As a career-minded person in my late twenties, there’s a lot of shit I worry about. Will I ever be making enough money to be comfortable? Will I ever have enough time to meet someone and start a family? Do I even want that? How do I make my life something beyond just work? If that paragraph just stirred some pangs of anxiety, then Aggretsuko Season 2 was made for you.
We join our favorite metal-loving red panda, still working as an accountant for a major company. But, of course, she has new struggles and challenges to face. The season can be split into two different challenges to be surmounted: Anai, the new coworker and Tadano, her new love interest. The central theme of the season is about the boundary between being a new adult and finally growing up, which is already pretty daunting.
I have to say that the Anai plot line was very well done. We all have that one co-worker who hides their incompetence by attacking everyone for normal everyday goings on or forcing him to do his job, using threats where the boss can’t see. If you’ve ever worked an office job, you know the type and you will definitely feel your anxiety spike watching him write those shady emails. Like Retsuko has her heavy-metal side, Anai has what I will call a “ghost” side, where his eyes rolls into the back of his head and he gets a purple tint around the eye — very much reminiscent of Ju-On. The joke here is that Anai is “haunting” Retsuko, and later others, with his passive-aggressive awfulness. I kind of like that ultimately it’s not resolved by Retsuko at all, but Kabae, the chatty, dopey hippo. I won’t say that the resolution is satisfying, but it rarely is in real life so I’ll give it a pass.

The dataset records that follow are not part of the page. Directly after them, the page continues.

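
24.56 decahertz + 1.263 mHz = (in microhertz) 2.456e+08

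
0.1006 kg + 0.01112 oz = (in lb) 0.2225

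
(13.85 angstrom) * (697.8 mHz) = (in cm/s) 9.665e-08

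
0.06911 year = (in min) 3.632e+04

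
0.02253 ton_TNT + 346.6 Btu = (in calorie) 2.262e+07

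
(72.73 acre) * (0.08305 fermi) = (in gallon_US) 6.457e-09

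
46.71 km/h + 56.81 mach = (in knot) 3.763e+04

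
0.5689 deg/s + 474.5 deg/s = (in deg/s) 475.1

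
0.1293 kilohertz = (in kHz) 0.1293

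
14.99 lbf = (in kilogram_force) 6.799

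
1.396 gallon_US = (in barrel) 0.03324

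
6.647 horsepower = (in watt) 4957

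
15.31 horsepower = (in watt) 1.142e+04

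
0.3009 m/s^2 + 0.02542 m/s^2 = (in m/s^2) 0.3263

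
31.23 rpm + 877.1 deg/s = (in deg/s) 1064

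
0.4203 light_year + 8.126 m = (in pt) 1.127e+19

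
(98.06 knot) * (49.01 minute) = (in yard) 1.622e+05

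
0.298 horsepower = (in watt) 222.2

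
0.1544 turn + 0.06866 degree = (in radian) 0.9713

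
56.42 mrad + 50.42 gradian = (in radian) 0.8484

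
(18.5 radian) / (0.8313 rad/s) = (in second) 22.25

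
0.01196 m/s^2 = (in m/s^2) 0.01196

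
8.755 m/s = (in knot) 17.02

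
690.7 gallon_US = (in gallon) 690.7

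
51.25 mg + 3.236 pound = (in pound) 3.236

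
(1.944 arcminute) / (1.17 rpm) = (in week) 7.631e-09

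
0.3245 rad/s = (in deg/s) 18.59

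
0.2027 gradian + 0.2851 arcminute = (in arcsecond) 673.9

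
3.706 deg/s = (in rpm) 0.6177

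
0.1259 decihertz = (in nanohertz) 1.259e+07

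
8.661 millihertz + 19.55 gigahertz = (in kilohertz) 1.955e+07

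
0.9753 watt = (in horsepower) 0.001308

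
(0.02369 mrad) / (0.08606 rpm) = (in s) 0.002629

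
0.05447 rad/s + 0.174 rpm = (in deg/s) 4.165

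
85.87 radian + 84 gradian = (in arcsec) 1.798e+07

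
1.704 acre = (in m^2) 6896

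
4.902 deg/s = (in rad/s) 0.08556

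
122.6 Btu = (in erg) 1.293e+12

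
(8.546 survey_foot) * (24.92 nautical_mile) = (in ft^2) 1.294e+06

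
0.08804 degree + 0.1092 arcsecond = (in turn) 0.0002446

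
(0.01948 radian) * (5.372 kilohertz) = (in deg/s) 5996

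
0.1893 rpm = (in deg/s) 1.136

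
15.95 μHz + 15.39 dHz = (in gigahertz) 1.539e-09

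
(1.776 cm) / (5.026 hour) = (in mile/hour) 2.196e-06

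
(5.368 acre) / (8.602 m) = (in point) 7.159e+06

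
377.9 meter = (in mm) 3.779e+05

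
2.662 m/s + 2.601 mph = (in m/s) 3.825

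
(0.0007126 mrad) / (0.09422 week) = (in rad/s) 1.251e-11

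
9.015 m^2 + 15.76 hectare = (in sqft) 1.696e+06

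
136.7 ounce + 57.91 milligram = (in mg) 3.875e+06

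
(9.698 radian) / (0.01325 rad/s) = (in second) 731.9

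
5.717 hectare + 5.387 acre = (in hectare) 7.897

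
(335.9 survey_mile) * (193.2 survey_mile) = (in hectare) 1.681e+07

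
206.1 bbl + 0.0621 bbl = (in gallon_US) 8659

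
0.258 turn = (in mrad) 1621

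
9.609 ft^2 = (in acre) 0.0002206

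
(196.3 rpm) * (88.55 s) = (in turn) 289.7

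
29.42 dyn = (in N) 0.0002942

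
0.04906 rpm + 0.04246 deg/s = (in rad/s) 0.005879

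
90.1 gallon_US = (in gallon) 90.1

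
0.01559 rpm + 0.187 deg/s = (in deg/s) 0.2805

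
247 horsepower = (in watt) 1.842e+05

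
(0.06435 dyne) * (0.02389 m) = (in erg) 0.1537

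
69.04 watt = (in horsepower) 0.09258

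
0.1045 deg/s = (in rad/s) 0.001824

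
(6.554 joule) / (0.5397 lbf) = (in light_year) 2.886e-16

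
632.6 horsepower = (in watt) 4.717e+05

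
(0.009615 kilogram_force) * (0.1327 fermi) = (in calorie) 2.991e-18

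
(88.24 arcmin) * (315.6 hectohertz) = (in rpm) 7736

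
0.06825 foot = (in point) 58.97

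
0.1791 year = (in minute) 9.413e+04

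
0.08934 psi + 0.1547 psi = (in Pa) 1683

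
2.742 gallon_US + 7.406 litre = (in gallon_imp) 3.912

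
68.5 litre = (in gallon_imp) 15.07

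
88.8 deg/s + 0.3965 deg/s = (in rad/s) 1.557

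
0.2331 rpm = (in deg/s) 1.399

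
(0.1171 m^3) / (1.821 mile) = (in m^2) 3.996e-05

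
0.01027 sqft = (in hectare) 9.541e-08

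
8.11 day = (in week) 1.159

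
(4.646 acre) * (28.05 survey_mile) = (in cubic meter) 8.487e+08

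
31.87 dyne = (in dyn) 31.87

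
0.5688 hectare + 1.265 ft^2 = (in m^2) 5688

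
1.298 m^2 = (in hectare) 0.0001298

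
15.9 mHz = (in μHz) 1.59e+04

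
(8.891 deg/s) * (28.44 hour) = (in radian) 1.589e+04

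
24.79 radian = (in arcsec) 5.113e+06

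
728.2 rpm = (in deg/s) 4369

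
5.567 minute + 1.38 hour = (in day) 0.06137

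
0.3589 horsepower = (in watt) 267.6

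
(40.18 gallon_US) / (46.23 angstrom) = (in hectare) 3290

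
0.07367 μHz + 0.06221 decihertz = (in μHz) 6221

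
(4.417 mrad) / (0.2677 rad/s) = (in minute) 0.000275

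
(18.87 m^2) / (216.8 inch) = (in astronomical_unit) 2.291e-11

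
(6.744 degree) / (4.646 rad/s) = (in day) 2.932e-07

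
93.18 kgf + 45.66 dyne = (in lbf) 205.4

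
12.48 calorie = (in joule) 52.22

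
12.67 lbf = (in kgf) 5.747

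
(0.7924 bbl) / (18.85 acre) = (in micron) 1.651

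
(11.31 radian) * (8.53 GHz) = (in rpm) 9.213e+11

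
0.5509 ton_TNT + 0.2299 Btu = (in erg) 2.305e+16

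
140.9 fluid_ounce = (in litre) 4.167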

The Tadano plot line seems a little out of left field but it explores an important lesson. Retsuko decides that rather than dealing with he mother’s traditional matchmaking scheme, she is going to learn how to drive. At the driving school she meet Tadano, a laid-back donkey who can’t even pass the written portion of the course. Turns out, he doesn’t have to as he is an incredibly rich tech entrepreneur who has designed a super smart AI. The two end up falling in love, and Retsuko feels like she’s finally found someone she wants to marry, which has been something she’s been thinking about all this time. However, Tadano doesn’t believe in marriage and while he wants to be with Retsuko, he will not marry her. Like with Season 1, the relationship does not end well but again, it is because Retsuko stands up for herself and what she wants.
In terms of the other characters, there’s still some romantic tension between Haida and Retsuko, which will likely remain that way if they continue with the show. I wish there had been more for Fenneko to do, since she’s one of the funniest characters by far. Kabae gets more of a part to play, which is nice given that the only thing she got to do last time was be annoying and gossip a bunch. I like that her role as a mother ultimately comes in handy when dealing with Anai, and is recognized as such. The big blowup between Washimi and Gori, Retsuko’s two older friends and kick-ass business ladies, over marriage provided an interesting perspective on the topic and also gave them new dimensions to explore. Retsuko’s mom is the most accurate mom I’ve seen on screen and I am low-key terrified that this is the final form my mother is going to take some day.
As always, the action is quick and fun, with great sight gags. All the new character designs are fun, even if Anai’s ghost-face is the stuff of nightmares. I actually had to listen to both the original Japanese and English language tracks because Netflix for some reason decided to stop using subtitles mid-way through some of the episodes. I know, the horror. Still, I was not too jarred by the transition as most of the voices matched pretty well, though I definitely think the English casting of Retsuko could have been a little higher in pitch. Still, there’s just something about listening to the original cast that ties it all together for me, so I stuck with that as much as possible. Additionally, I am disappointed that the dubbers did not get a woman to do the Death Metal voice for Retsuko – not that he doesn’t do a good job but metal ladies need more exposure, dammit.
Aggretsuko Season 2
Overall, Aggretsuko Season 2 provides a great continuation to the story, hitting on new trials and tribulations, and maintaining the great characters who make it all work.